Of course, this  huge array of free texts in all variations cannot be processed statistically. The diagnoses are therefore encoded, often using the ICD (International Classification of Diseases) system, which comprises between 15,000 and 80,000 different codes depending on variant. That’s a lot of codes, but much clearer than the billions of possible text formulations it replaces.

Incidentally, the methods used to automate the interpretation of texts so that it can be performed by a computer program are a fascinating subject.

Morse code 

Morse code is used for communication in situations where it’s only possible to send very simple signals. The sender encodes the letters of the alphabet in the form of dots and dashes, which are then transmitted to the recipient, who decodes them by converting them back into letters. An E, for example, becomes a dot and an A becomes a dot followed by a dash. The process of encoding/decoding is perfectly reversible, and the representation unambiguous.

Cryptography

In the field of cryptography, too, we need to be able to translate the code back into its original form. This approach differs from Morse code only in that the translation rule is usually a little more complicated and is known only to a select few. As with Morse code, however, the encrypted form needs to carry the same information as the original.

Information reduction

Morse code and cryptographic codes are both designed so that the receiver can ultimately recreate the original message. The information itself needs to remain unchanged, with only its outer form being altered.
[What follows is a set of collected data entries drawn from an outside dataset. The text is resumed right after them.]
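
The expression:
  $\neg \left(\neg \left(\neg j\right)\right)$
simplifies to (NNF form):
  $\neg j$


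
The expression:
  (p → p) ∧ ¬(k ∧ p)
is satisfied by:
  {p: False, k: False}
  {k: True, p: False}
  {p: True, k: False}


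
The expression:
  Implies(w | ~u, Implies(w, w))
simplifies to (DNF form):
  True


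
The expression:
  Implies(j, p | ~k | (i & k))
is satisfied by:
  {i: True, p: True, k: False, j: False}
  {i: True, k: False, p: False, j: False}
  {p: True, i: False, k: False, j: False}
  {i: False, k: False, p: False, j: False}
  {j: True, i: True, p: True, k: False}
  {j: True, i: True, k: False, p: False}
  {j: True, p: True, i: False, k: False}
  {j: True, i: False, k: False, p: False}
  {i: True, k: True, p: True, j: False}
  {i: True, k: True, j: False, p: False}
  {k: True, p: True, j: False, i: False}
  {k: True, j: False, p: False, i: False}
  {i: True, k: True, j: True, p: True}
  {i: True, k: True, j: True, p: False}
  {k: True, j: True, p: True, i: False}


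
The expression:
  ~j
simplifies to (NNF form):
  ~j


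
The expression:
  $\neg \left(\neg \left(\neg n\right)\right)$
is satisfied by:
  {n: False}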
The situation is quite different for ICD coding. Here, we are not dealing with words that are interchangeable on a one-for-one basis such as tibia and shinbone – the ICD is not, and was never intended to be, a reversible coding system. Instead, ICD codes are like drawers in which different diagnoses can be placed, and the process of classification involves deliberately discarding information which is then lost for ever. This is because there is simply too much detail in the diagnoses themselves. For example, a fracture can have the following independent characteristics:

– Name of the bone in question
– Site on the bone
– State of the skin barrier (open, closed)
– Joint involvement (intra-articular, extra-articular)
– Direction of the deformity (flexion, extension, etc.)
– Type of break line (spiral, etc.)
– Number and type of fracture fragments (monoblock, comminuted)
– Cause (trauma, tumour metastasis, fatigue)
– etc.

All these characteristics can be combined, which multiplies the number of possibilities. A statistical breakdown naturally cannot take all combination variants into account, so the diagnostic code covers only a few. In Germany and Switzerland, the ICD can cope with fewer than 20,000 categories for the entire field of medicine. The question of what information the ‘drawers’ can and cannot take into account, is an important topic both for players within the healthcare system and those of us who are interested in information theory and its practical application. Let’s turn now to the coding process.

Two types of coding

I believe that the distinction described above is an important one. On the one hand, we have coding systems that aim to preserve the information itself and change only its form, such as Morse code and cryptographic systems. On the other hand, we have systems such as those for encoding medical diagnosis. These aim to reduce the total amount of information because this is simply too large and needs to be cut down – usually dramatically – for the sake of clarity. Coding to reduce information behaves very differently from coding to preserve information.

This distinction is critical. Mathematical models and scientific theories that apply to information-preserving systems are not suitable for information-reducing ones. In terms of information theory, we are faced with a completely different situation.